531 Now repeating, now amplifying, it follows that the omniconserved, complexedly and nonsimultaneously intertransforming energies of eternally regenerative Universe consist most simply of two prime patterns: one of energy convergently associative as a complex mix of disorderly, cosmically broadcast, individually and multiplicatively disintegrating, asymmetric components in the course of the systematically organized and symmetrically converged, nonintertouching interarrays transformed into a radiantly entropic star whose randomly broadcast entities progressively intermingle in an even more disorderly manner with entropically (disorderly) broadcast energetic entities of a myriad of other as yet entropically broadcasting stars as well as with the still entropically traveling broadcastings of now energy-spent, only ‘‘has-been’’ stars. The superdisorderly cosmic intermingling of the energetic rubbish of vast numbers of stars sometimes interapproach one another to such a degree of proximity that Newton’s celestial-bodies interattraction law progressively decreases the distances between them and thereby increases their interattraction at a second-power rate of the arithmetical distances intervening; thus, they palpitatingly interpulse now this way, now that way, finally collecting dominantly in zillions of initial trendings toward symmetries and responses in antientropic (i.e., syntropic) forces of orderly convergence.
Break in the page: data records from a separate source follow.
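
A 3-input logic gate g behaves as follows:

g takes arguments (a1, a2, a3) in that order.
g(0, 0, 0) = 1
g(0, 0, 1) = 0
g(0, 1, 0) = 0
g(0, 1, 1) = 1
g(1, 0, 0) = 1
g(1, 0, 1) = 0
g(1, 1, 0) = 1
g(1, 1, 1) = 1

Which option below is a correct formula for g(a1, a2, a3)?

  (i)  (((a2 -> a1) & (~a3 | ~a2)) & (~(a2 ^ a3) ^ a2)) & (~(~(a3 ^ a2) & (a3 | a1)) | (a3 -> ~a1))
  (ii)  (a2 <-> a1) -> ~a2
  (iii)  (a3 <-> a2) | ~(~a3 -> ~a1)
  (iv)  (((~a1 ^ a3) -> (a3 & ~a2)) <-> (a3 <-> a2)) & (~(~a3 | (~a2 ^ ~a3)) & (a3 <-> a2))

iii

(i) fails at (0,1,1): the formula yields 0, g is 1.
(ii) fails at (0,0,1): the formula yields 1, g is 0.
(iv) fails at (0,0,0): the formula yields 0, g is 1.
(iii) is the remaining candidate, and it agrees with g on all 8 inputs.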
Gravitationally embraced, they begin interapproaching one another to become progressively electromagnetically and gravitationally self-sorting in terms of size and angularity and, in relative proximity, attaining here and there closest proximities of symmetric interpositionings which, when numerically and geometrically and vector-balanced in sufficient degree, finally attain the state of matter designed thereby to agglomerate with other newly formed matter until a critical mass of matter is convened, at which moment that matter suddenly starts to transform again, becoming a radiant star.

532 What is important to understand and to concern ourselves with anew is the phase when only as maximum disorderliness occurs and only as myriads of disorderly, interdisposed groups of mistily lesser or foggily greater densities of disorderliness in many locations of Universe, tentative precloud pulsations occur on the myriads of nonsimultaneous critical thresholds of the moments-of-imminence of cosmically localizing, thereafter to become progressively denser, yet only locally within their interclearing and convergence, owing to varying dominances of radiational and gravitational forces, and, at first and for long, progressively disorderly for aeons vast quantities of energetic Universe are at all times preoccupied in this still disorderly limbo and thus still unconceptualizable vacillating condition, and ergo large quantities of cosmic energy are undifferentiated and not yet accountably associable as a certifiable entity.

533 After aeons of subcomponents interacting in the void of darkness, gradually, on the face of the deep, gravitationally collecting clouds once again began to appear and their relentless trending eventually in new creation would render once more cosmos out of chaos.

534 Synergetics reveals much more about the way energy quanta become temporarily vectorially lost to cosmic account, yet are realistically recoverable by Universe through the octahedron as conservation and annihilation model.

535 This pre-Magellanic-cloud, prestardust, preanything, for-the-time-being-inevident, nonconceptual, unimaginable, only-potentially-unlost, and only-in-pure-principle-recoverable phenomenon physically demonstrates my transformation model and shows the octahedron in its annihilation and conservation modes.

536 The vastness of overlapping unaccountability is difficult for those unschooled in synergetics to comprehend—resorting to explanations involving inverted energies, black holes, and latent phases—within an ever vastly regenerative Universe, with its multinonsimultaneity and, only in overall eternity, regenerativity.